Página de entrada do site Jodi.org.

Terry Winograd e Fernando Flores apresentam, em 1986, um novo rumo para os computadores, não como aparelhos dotados de inteligência própria, mas como auxiliares do conhecimento do homem, segundo eles – “computadores como ferramentas”. Defendem que no processo de criação destas ferramentas deve ser aplicada uma estratégia de design ontológico, só assim o utilizador poderá ser visto como ser humano, cognitivo e comunicativo.

Ambos acreditam de que a nossa comunicação e interacção com os computadores será tanto mais fácil, quanto mais semelhante o computador for do homem e utilizar uma linguagem adequada. Os aspectos mais importantes a ter em conta no processo de design, segundo os dois, são areadiness-to-hand“, bbreakdowns” e cblindness“.
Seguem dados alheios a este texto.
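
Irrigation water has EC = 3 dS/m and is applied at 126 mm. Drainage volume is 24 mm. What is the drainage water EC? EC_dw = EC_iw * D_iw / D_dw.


EC_dw = EC_iw * D_iw / D_dw
EC_dw = 3 * 126 / 24
EC_dw = 378 / 24

15.7500 dS/m


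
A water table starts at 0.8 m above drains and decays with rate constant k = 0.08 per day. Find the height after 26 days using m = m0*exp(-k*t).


m = m0 * exp(-k*t)
m = 0.8 * exp(-0.08 * 26)
m = 0.8 * exp(-2.0800)

0.0999 m


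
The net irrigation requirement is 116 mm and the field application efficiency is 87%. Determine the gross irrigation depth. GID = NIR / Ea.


Ea = 87% = 0.87
GID = NIR / Ea = 116 / 0.87 = 133.3333 mm

133.3333 mm


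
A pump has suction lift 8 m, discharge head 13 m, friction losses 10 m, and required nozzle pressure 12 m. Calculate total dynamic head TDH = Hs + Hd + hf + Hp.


TDH = Hs + Hd + hf + Hp = 8 + 13 + 10 + 12 = 43

43 m


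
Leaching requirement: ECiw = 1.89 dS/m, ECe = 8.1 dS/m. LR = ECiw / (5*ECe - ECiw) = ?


LR = ECiw / (5*ECe - ECiw)
LR = 1.89 / (5*8.1 - 1.89)
LR = 1.89 / 38.6100

0.0490


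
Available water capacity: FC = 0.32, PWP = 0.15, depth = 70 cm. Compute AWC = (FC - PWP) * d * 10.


AWC = (FC - PWP) * d * 10
AWC = (0.32 - 0.15) * 70 * 10
AWC = 0.1700 * 70 * 10

119.0000 mm


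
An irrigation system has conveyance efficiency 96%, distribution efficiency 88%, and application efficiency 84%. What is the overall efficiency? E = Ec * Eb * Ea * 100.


Ec = 0.96, Eb = 0.88, Ea = 0.84
E = 0.96 * 0.88 * 0.84 * 100 = 70.9632%

70.9632 %


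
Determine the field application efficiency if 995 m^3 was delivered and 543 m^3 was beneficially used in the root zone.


Ea = V_root / V_field * 100 = 543 / 995 * 100 = 54.5729%

54.5729 %


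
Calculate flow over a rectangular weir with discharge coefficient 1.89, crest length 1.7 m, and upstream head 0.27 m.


Q = C * L * H^(3/2) = 1.89 * 1.7 * 0.27^1.5 = 1.89 * 1.7 * 0.140296

0.4508 m^3/s


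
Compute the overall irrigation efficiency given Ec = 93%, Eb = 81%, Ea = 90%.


Ec = 0.93, Eb = 0.81, Ea = 0.9
E = 0.93 * 0.81 * 0.9 * 100 = 67.7970%

67.7970 %


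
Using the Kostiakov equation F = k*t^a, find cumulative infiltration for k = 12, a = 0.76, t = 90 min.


F = k * t^a = 12 * 90^0.76
F = 12 * 30.564993

366.7799 mm


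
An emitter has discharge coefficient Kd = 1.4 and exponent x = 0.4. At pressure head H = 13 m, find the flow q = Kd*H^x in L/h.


q = Kd * H^x = 1.4 * 13^0.4 = 1.4 * 2.789827

3.9058 L/h


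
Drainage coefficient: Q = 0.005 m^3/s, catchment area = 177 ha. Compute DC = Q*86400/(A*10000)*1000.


DC = Q * 86400 / (A * 10000) * 1000
DC = 0.005 * 86400 / (177 * 10000) * 1000
DC = 432000.0000 / 1770000

0.2441 mm/day


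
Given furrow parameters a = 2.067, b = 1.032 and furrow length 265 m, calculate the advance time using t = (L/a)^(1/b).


t = (L/a)^(1/b)
t = (265/2.067)^(1/1.032)
t = 128.205128^(1/1.032)

110.2920 min


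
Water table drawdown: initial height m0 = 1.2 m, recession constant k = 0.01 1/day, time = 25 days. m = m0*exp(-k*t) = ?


m = m0 * exp(-k*t)
m = 1.2 * exp(-0.01 * 25)
m = 1.2 * exp(-0.2500)

0.9346 m


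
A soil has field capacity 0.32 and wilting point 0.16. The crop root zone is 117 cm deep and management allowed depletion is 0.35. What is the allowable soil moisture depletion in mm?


SMD = (FC - PWP) * d * MAD * 10
SMD = (0.32 - 0.16) * 117 * 0.35 * 10
SMD = 0.1600 * 117 * 0.35 * 10

65.5200 mm


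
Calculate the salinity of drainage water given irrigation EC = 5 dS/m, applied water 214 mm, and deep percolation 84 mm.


EC_dw = EC_iw * D_iw / D_dw
EC_dw = 5 * 214 / 84
EC_dw = 1070 / 84

12.7381 dS/m


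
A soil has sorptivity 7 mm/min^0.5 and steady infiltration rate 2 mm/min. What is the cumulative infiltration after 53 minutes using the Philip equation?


F = S*sqrt(t) + A*t
F = 7*sqrt(53) + 2*53
F = 7*7.280110 + 106

156.9608 mm


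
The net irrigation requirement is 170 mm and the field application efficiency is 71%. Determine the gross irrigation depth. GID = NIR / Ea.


Ea = 71% = 0.71
GID = NIR / Ea = 170 / 0.71 = 239.4366 mm

239.4366 mm


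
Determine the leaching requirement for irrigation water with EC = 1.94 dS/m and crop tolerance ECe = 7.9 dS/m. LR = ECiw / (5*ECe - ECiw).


LR = ECiw / (5*ECe - ECiw)
LR = 1.94 / (5*7.9 - 1.94)
LR = 1.94 / 37.5600

0.0517


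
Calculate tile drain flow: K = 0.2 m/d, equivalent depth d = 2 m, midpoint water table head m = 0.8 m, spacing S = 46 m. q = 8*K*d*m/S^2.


q = 8*K*d*m/S^2
q = 8*0.2*2*0.8/46^2
q = 2.5600 / 2116

0.0012 m/d


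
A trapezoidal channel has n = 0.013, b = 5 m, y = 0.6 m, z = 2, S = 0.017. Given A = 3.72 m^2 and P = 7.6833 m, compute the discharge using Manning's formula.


R = A/P = 3.72/7.6833 = 0.484167
Q = (1/0.013) * 3.72 * 0.484167^(2/3) * 0.017^0.5

23.0049 m^3/s


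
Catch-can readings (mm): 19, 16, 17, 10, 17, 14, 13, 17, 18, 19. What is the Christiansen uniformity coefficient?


mean = 16.000000 mm
MAD = 2.200000 mm
CU = (1 - 2.200000/16.000000)*100

86.2500 %


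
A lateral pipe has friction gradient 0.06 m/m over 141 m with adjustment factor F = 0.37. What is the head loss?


hf = J * L * F = 0.06 * 141 * 0.37 = 3.1302 m

3.1302 m


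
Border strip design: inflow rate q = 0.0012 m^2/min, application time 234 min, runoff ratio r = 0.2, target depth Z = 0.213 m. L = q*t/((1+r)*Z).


L = q*t/((1+r)*Z)
L = 0.0012*234/((1+0.2)*0.213)
L = 0.2808/0.2556

1.0986 m


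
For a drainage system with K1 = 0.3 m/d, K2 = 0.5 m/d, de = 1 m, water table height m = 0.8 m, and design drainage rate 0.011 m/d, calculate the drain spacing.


S^2 = 8*K2*de*m/q + 4*K1*m^2/q
S^2 = 8*0.5*1*0.8/0.011 + 4*0.3*0.8^2/0.011
S = sqrt(360.7273)

18.9928 m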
a pode ser controlado, principalmente através da linguagem, esta deve ser adoptada de acordo com o domínio de conhecimento/área em que se inserem as tarefas que um utilizador pretende levar a cabo;

b e c não nos permitem a mesma manipulação, apenas devem ser tidos em conta. b podem ser antecipados evitando, assim, situações de frustração do utilizador perante a máquina. No entanto, c só poderá ser considerado na escolha da forma como uma ferramenta/recurso será utilizada, ao fornecer uma possibilidade ou lógica de acções, omitimos e eliminamos outras.

Todas estas considerações e reflexões atribuem um papel importantíssimo ao design de software, que por sua vez permite uma maior eficácia e eficiência das tarefas e interacções humanas.
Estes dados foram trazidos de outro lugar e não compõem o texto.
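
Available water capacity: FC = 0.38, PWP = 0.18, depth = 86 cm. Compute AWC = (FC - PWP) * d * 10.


AWC = (FC - PWP) * d * 10
AWC = (0.38 - 0.18) * 86 * 10
AWC = 0.2000 * 86 * 10

172.0000 mm


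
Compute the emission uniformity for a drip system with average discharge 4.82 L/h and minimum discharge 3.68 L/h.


EU = (q_min/q_avg)*100 = (3.68/4.82)*100 = 76.3485%

76.3485 %


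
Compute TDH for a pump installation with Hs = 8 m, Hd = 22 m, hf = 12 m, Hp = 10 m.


TDH = Hs + Hd + hf + Hp = 8 + 22 + 12 + 10 = 52

52 m


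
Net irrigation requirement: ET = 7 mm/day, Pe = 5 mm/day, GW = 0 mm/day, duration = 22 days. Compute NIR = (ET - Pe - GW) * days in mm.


Daily deficit = ET - Pe - GW = 7 - 5 - 0 = 2 mm/day
NIR = 2 * 22 = 44 mm

44.0000 mm


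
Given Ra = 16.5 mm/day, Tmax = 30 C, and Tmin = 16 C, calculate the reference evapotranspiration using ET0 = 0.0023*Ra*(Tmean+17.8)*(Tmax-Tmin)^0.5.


Tmean = (Tmax + Tmin)/2 = (30 + 16)/2 = 23.0
ET0 = 0.0023 * 16.5 * (23.0 + 17.8) * sqrt(30 - 16)
ET0 = 0.0023 * 16.5 * 40.8 * 3.741657

5.7934 mm/day


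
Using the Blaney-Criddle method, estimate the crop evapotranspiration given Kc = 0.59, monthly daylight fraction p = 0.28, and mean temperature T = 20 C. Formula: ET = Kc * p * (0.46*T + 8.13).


ET = Kc * p * (0.46*T + 8.13)
ET = 0.59 * 0.28 * (0.46*20 + 8.13)
ET = 0.59 * 0.28 * 17.3300

2.8629 mm/day


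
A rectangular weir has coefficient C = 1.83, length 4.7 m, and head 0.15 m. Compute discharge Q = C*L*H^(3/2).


Q = C * L * H^(3/2) = 1.83 * 4.7 * 0.15^1.5 = 1.83 * 4.7 * 0.058095

0.4997 m^3/s


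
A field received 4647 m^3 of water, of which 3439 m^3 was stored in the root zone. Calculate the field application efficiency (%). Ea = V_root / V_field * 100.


Ea = V_root / V_field * 100 = 3439 / 4647 * 100 = 74.0047%

74.0047 %


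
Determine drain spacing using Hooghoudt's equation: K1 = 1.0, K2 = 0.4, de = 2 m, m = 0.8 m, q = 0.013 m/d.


S^2 = 8*K2*de*m/q + 4*K1*m^2/q
S^2 = 8*0.4*2*0.8/0.013 + 4*1.0*0.8^2/0.013
S = sqrt(590.7692)

24.3057 m


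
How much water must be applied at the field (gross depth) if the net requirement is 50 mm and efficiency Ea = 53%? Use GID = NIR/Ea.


Ea = 53% = 0.53
GID = NIR / Ea = 50 / 0.53 = 94.3396 mm

94.3396 mm


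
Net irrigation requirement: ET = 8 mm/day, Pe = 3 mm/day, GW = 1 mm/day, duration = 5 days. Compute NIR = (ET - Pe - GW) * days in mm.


Daily deficit = ET - Pe - GW = 8 - 3 - 1 = 4 mm/day
NIR = 4 * 5 = 20 mm

20.0000 mm


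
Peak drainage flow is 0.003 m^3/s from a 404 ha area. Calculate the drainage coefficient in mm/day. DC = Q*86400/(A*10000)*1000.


DC = Q * 86400 / (A * 10000) * 1000
DC = 0.003 * 86400 / (404 * 10000) * 1000
DC = 259200.0000 / 4040000

0.0642 mm/day


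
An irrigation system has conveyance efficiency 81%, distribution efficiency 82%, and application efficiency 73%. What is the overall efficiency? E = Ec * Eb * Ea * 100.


Ec = 0.81, Eb = 0.82, Ea = 0.73
E = 0.81 * 0.82 * 0.73 * 100 = 48.4866%

48.4866 %


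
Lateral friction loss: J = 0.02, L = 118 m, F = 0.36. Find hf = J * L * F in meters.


hf = J * L * F = 0.02 * 118 * 0.36 = 0.8496 m

0.8496 m


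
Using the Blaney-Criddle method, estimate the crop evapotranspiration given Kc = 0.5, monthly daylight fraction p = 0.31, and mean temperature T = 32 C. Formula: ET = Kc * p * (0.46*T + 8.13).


ET = Kc * p * (0.46*T + 8.13)
ET = 0.5 * 0.31 * (0.46*32 + 8.13)
ET = 0.5 * 0.31 * 22.8500

3.5418 mm/day


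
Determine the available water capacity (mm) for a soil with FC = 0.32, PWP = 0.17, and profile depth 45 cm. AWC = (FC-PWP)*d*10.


AWC = (FC - PWP) * d * 10
AWC = (0.32 - 0.17) * 45 * 10
AWC = 0.1500 * 45 * 10

67.5000 mm


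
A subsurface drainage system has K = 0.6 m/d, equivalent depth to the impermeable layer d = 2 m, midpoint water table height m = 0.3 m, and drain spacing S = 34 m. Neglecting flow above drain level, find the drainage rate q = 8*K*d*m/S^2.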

Apesar de nos facilitar algumas tarefas, o design de ferramentas computacionais, também, possibilita a substituição ou efectivamente  substitui outros meios, como por exemplo o livro impresso (ou a própria imprensa). Segundo Barbara Rowlands(2013)

“(…) the iPad edition and the app, with its galleries and high-definition videos, its exclusive offers and interactivity, is where the magazine’s strength now lies.”

Em 1992, Robert Coover escreve sobre o fim(1) dos livros, mas do ponto de vista do conteúdo e da narrativa. Este fim é uma consequência da evolução da tecnologia e do design. Por um lado a tecnologia vem possibilitar o acesso(2) a livros e outros documentos escritos a todos os internautas, onde quer que estejam e por vezes sem custos. Por outro, o design projecta livros digitais, que podemos levar connosco nos dispositivos móveis e, ainda, permite uma forma nova de narrativa.

Revistas digitais2

Revista digital “(Digital) Humanitie”, no Flipboard.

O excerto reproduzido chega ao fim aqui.